You are viewing a plain text version of this content. The canonical link for it is here.
Posted to dev@httpd.apache.org by Martin Pool <mb...@wistful.humbug.org.au> on 1998/12/30 10:47:38 UTC

hashing virtual host names

I was looking through src/main/http_vhost.c the other day and saw that
IP-based virtual hosts are indexed by a hash, but name-based virtual
hosts are not.  I should think most servers these days have
considerably more name-based vhosts than IP addresses: would it be
worth adding a hash on name to make check_hostalias() go faster?

-- 
Martin Pool

Re: hashing virtual host names

Posted by Martin Pool <mb...@wistful.humbug.org.au>.
On Wed, Dec 30, 1998 at 07:18:54PM -0800, Dean Gaudet wrote:
> Yep.  You need multiple hash tables, they'd replace the name_chains in
> http_vhost.c.

I'd already registered that, but hadn't thought about wildcards.
Thank you for the notes, Dean.

> Since you've got some time at config-time to build a nice data structure
> you can probably use something fancy to handle the last case.  Try taking
> the domain names in reverse and sticking them into a search tree... I
> bet with a little thought you can solve the second problem.

I'll give it some thought.  As you say, if there's no sufficiently
general and simple way to do it with hashing it can always fall back
to linear search.

> Finally -- I'm not sure how critical this is, because we do provide
> the tools (via UseCanonicalName and mod_rewrite) to host zillions of
> vhosts without a single addition to the config files.  I think there's
> been some posts describing how to do this... (and someone was going to
> write a special module so you didn't have to use the full
> mod_rewrite).

The only reason we [=server101.com] are using virtual hosts right now
is that we want to run scripts within each using the suEXEC User
directive, and that requires a VirtualHost scope.  Perhaps we'd be
better off with rewrite rules and using something based on cgiwrap.
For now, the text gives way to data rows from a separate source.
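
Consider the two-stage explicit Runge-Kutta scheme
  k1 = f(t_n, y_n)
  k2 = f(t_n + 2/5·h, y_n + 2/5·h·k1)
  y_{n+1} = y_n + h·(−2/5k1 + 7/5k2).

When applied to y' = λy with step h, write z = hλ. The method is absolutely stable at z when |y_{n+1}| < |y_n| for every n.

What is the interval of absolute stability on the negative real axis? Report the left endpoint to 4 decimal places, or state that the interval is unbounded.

z∈(-1.7857,0).

Test eqn y'=λy, z=hλ:
  k1=λy_n ⇒ h·k1=z·y_n;  k2=λ(1+2/5z)y_n ⇒ h·k2=z(1+2/5z)y_n
  y_{n+1}/y_n = 1 − 2/5z + 7/5z(1+2/5z) = 1 + z + 14/25z²
  so R(z) = 1 + z + 14/25z².

Solve |R(x)|<1 on ℝ⁻.
x=-0.6: |R|=0.6016
R=1: x+14/25x²=0 ⇒ x=−25/14=-1.7857; min R=1−1/(4·14/25)=0.5536>−1
Confirm numerically:
  x=-1.528: |R|=0.77948 <1
  x=-0.957: |R|=0.55588 <1
  x=-0.933: |R|=0.55447 <1
  x=-2.126: |R|=1.40513 >1
  x=-2.052: |R|=1.30599 >1
Stable set (-1.7857, 0).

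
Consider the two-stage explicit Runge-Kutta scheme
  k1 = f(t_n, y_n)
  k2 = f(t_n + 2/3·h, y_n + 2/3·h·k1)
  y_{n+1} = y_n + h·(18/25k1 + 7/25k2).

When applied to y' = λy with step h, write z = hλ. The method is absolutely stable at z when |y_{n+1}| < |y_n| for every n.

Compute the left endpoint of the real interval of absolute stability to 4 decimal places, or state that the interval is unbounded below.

Set f=λy, z=hλ:
  k1=λy_n ⇒ h·k1=z·y_n;  k2=λ(1+2/3z)y_n ⇒ h·k2=z(1+2/3z)y_n
  y_{n+1}/y_n = 1 + 18/25z + 7/25z(1+2/3z) = 1 + z + 14/75z²
  ⇒ R(z) = 1 + z + 14/75z².

Boundary: |R(x)|=1, x<0.
x=-1.48: |R|=0.0711
R=1: x+14/75x²=0 ⇒ x=−75/14=-5.3571; min R=1−1/(4·14/75)=-0.3393>−1
Confirm numerically:
  x=-3.686: |R|=0.14984 <1
  x=-3.426: |R|=0.23500 <1
  x=-3.015: |R|=0.31816 <1
  x=-5.748: |R|=1.41937 >1
  x=-5.564: |R|=1.21484 >1
  x=-5.450: |R|=1.09447 >1
Stable set (-5.3571, 0).

left endpoint -5.3571.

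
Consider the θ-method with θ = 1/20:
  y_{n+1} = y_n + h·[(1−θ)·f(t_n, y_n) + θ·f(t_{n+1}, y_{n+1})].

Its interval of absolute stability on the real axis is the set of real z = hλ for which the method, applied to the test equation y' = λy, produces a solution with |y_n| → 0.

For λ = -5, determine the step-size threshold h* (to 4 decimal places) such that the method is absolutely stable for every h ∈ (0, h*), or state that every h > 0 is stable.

Set f=λy, z=hλ:
  y_{n+1} = y_n + z·[19/20·y_n + 1/20·y_{n+1}] ⇒ (1 − 1/20z)y_{n+1} = (1 + 19/20z)y_n
  ⇒ R(z) = (1 + 19/20z)/(1 − 1/20z).

Need |R(x)|<1, x<0.
x=-1.53: |R|=0.4213
R=−1: 1+19/20x = −1+1/20x ⇒ -9/10x=2 ⇒ x=2/(-9/10)=-2.2222
Confirm numerically:
  x=-1.907: |R|=0.74100 <1
  x=-1.670: |R|=0.54130 <1
  x=-1.406: |R|=0.31365 <1
  x=-1.371: |R|=0.28305 <1
  x=-2.791: |R|=1.44921 >1
  x=-2.645: |R|=1.33606 >1
Stable set (-2.2222, 0).

(-2.2222,0); λ=-5 ⇒ h* = (20/9)/5 = 0.4444.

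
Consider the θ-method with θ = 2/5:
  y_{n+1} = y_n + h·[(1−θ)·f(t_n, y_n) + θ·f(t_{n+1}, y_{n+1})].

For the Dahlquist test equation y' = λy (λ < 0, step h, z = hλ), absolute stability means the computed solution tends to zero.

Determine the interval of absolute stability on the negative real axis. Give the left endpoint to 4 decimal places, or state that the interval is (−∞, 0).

On y'=λy, z=hλ:
  y_{n+1} = y_n + z·[3/5·y_n + 2/5·y_{n+1}] ⇒ (1 − 2/5z)y_{n+1} = (1 + 3/5z)y_n
  Hence R(z) = (1 + 3/5z)/(1 − 2/5z).

Solve |R(x)|<1 on ℝ⁻.
x=-0.84: |R|=0.3713
R=−1: 1+3/5x = −1+2/5x ⇒ -1/5x=2 ⇒ x=2/(-1/5)=-10.0000
Confirm numerically:
  x=-9.531: |R|=0.98051 <1
  x=-7.848: |R|=0.89602 <1
  x=-7.792: |R|=0.89273 <1
  x=-10.277: |R|=1.01084 >1
  x=-10.268: |R|=1.01049 >1
  x=-10.129: |R|=1.00511 >1
Interval (-10.0000, 0).

z∈(-10.0000,0).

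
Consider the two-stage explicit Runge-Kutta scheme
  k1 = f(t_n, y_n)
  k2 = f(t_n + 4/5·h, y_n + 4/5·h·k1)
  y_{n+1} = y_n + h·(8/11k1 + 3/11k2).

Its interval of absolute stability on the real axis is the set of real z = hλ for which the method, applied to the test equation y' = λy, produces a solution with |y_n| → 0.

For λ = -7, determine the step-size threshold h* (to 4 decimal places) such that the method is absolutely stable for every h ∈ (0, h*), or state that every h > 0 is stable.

On y'=λy, z=hλ:
  k1=λy_n ⇒ h·k1=z·y_n;  k2=λ(1+4/5z)y_n ⇒ h·k2=z(1+4/5z)y_n
  y_{n+1}/y_n = 1 + 8/11z + 3/11z(1+4/5z) = 1 + z + 12/55z²
  R(z) = 1 + z + 12/55z².

Boundary: |R(x)|=1, x<0.
x=-1.72: |R|=0.0745
R=1: x+12/55x²=0 ⇒ x=−55/12=-4.5833; min R=1−1/(4·12/55)=-0.1458>−1
Confirm numerically:
  x=-4.396: |R|=0.82032 <1
  x=-3.559: |R|=0.20460 <1
  x=-2.582: |R|=0.12744 <1
  x=-5.132: |R|=1.61435 >1
  x=-4.897: |R|=1.33513 >1
  x=-4.723: |R|=1.14392 >1
So |R|<1 on (-4.5833, 0).

(-4.5833,0); λ=-7 ⇒ h* = (55/12)/7 = 0.6548.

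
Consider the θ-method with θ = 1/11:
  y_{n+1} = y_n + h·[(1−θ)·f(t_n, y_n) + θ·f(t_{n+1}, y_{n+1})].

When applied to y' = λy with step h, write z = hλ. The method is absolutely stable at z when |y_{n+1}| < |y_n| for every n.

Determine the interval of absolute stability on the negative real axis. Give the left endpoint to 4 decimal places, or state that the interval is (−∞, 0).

z∈(-2.4444,0).

With y'=λy (z=hλ):
  y_{n+1} = y_n + z·[10/11·y_n + 1/11·y_{n+1}] ⇒ (1 − 1/11z)y_{n+1} = (1 + 10/11z)y_n
  Hence R(z) = (1 + 10/11z)/(1 − 1/11z).

Solve |R(x)|<1 on ℝ⁻.
x=-0.65: |R|=0.3863
R=−1: 1+10/11x = −1+1/11x ⇒ -9/11x=2 ⇒ x=2/(-9/11)=-2.4444
Confirm numerically:
  x=-2.252: |R|=0.86930 <1
  x=-1.517: |R|=0.33315 <1
  x=-1.323: |R|=0.18096 <1
  x=-1.274: |R|=0.14176 <1
  x=-3.027: |R|=1.37378 >1
  x=-2.974: |R|=1.34106 >1
  x=-2.717: |R|=1.17883 >1
Interval (-2.4444, 0).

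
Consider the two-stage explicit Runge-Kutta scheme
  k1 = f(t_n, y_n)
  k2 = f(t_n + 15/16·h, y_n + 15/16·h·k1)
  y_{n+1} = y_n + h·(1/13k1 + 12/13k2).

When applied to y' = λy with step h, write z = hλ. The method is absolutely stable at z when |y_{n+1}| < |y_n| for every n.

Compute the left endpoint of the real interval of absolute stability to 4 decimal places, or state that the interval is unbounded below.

With y'=λy (z=hλ):
  k1=λy_n ⇒ h·k1=z·y_n;  k2=λ(1+15/16z)y_n ⇒ h·k2=z(1+15/16z)y_n
  y_{n+1}/y_n = 1 + 1/13z + 12/13z(1+15/16z) = 1 + z + 45/52z²
  R(z) = 1 + z + 45/52z².

Boundary: |R(x)|=1, x<0.
x=-0.43: |R|=0.7300
R=1: x+45/52x²=0 ⇒ x=−52/45=-1.1556; min R=1−1/(4·45/52)=0.7111>−1
Confirm numerically:
  x=-1.032: |R|=0.88966 <1
  x=-1.030: |R|=0.88809 <1
  x=-0.988: |R|=0.85674 <1
  x=-0.744: |R|=0.73502 <1
  x=-1.707: |R|=1.81460 >1
  x=-1.420: |R|=1.32496 >1
So |R|<1 on (-1.1556, 0).

z* = -1.1556.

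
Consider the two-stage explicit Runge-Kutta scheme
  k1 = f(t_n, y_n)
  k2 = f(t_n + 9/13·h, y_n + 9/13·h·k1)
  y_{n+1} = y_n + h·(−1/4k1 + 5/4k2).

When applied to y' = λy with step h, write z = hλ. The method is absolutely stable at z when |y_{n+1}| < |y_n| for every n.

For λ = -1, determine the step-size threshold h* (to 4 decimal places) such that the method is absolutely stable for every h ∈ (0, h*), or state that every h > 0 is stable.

On y'=λy, z=hλ:
  k1=λy_n ⇒ h·k1=z·y_n;  k2=λ(1+9/13z)y_n ⇒ h·k2=z(1+9/13z)y_n
  y_{n+1}/y_n = 1 − 1/4z + 5/4z(1+9/13z) = 1 + z + 45/52z²
  so R(z) = 1 + z + 45/52z².

Need |R(x)|<1, x<0.
x=-0.78: |R|=0.7465
R=1: x+45/52x²=0 ⇒ x=−52/45=-1.1556; min R=1−1/(4·45/52)=0.7111>−1
Confirm numerically:
  x=-0.917: |R|=0.81069 <1
  x=-0.696: |R|=0.72321 <1
  x=-0.636: |R|=0.71404 <1
  x=-0.471: |R|=0.72098 <1
  x=-1.197: |R|=1.04293 >1
  x=-1.191: |R|=1.03653 >1
Interval (-1.1556, 0).

(-1.1556,0); λ=-1 ⇒ h* = (52/45)/1 = 1.1556.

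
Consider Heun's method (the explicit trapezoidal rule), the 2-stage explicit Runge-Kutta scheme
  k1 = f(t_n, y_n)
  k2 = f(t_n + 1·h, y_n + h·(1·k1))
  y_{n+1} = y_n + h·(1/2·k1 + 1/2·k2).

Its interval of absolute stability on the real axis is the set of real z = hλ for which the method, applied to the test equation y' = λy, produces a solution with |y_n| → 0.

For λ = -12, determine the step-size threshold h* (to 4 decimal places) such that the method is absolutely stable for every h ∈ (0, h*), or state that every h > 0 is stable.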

On the other hand, I imagine many people _will_ configure Apache with
lots of virtual hosts because that's the obvious way to do it.  (I'm
imagining a ${middle-brow computer magazine} reporter setting up
Apache and IIS with 100 vhosts without really reading the manual.)  It
seems like it'd be nice if it performed well when used in the obvious
way.

-- 
Martin Pool

Re: hashing virtual host names

Posted by Dean Gaudet <dg...@arctic.org>.
Yep.  You need multiple hash tables, they'd replace the name_chains in
http_vhost.c.

The difficulty is choosing the hashing function because we allow wildcards
in ServerAlias.  My suggestion is to support folks that do the expected
things, such as:

    <VirtualHost 10.1.1.1>
	ServerName blah.dom
	ServerAlias *.blah.dom
	...
    </VirtualHost>

i.e. support wildcards that match one or more domain components, followed
by some fixed components.  Folks using other weirdnesses can live with
linear lookup.

Also, because we didn't really plan for this you've got to worry about
this:

    <VirtualHost 10.1.1.1>
	ServerName foo.blah.dom
	...
    </VirtualHost>

    <VirtualHost 10.1.1.1>
	ServerName blah.dom
	ServerAlias *.blah.dom
	...
    </VirtualHost>

Where foo.blah.dom goes to the special vhost, and the rest of blah.dom
goes to a wildcard vhost.  Again, you can just say "too bad" for the
folks needing this, and they get linear lookup as well.  But a little
creativity with the data structure can solve this one too I think.

Since you've got some time at config-time to build a nice data structure
you can probably use something fancy to handle the last case.  Try taking
the domain names in reverse and sticking them into a search tree... I
bet with a little thought you can solve the second problem.

Finally -- I'm not sure how critical this is, because we do provide
the tools (via UseCanonicalName and mod_rewrite) to host zillions of
vhosts without a single addition to the config files.  I think there's
been some posts describing how to do this... (and someone was going to
write a special module so you didn't have to use the full mod_rewrite).
Most of these push the "hashing" function into the filesystem, where
it's either already solved, or easier to solve.

Dean

On Wed, 30 Dec 1998, Martin Pool wrote:

> I was looking through src/main/http_vhost.c the other day and saw that
> IP-based virtual hosts are indexed by a hash, but name-based virtual
> hosts are not.  I should think most servers these days have
> considerably more name-based vhosts than IP addresses: would it be
> worth adding a hash on name to make check_hostalias() go faster?
> 
> -- 
> Martin Pool
>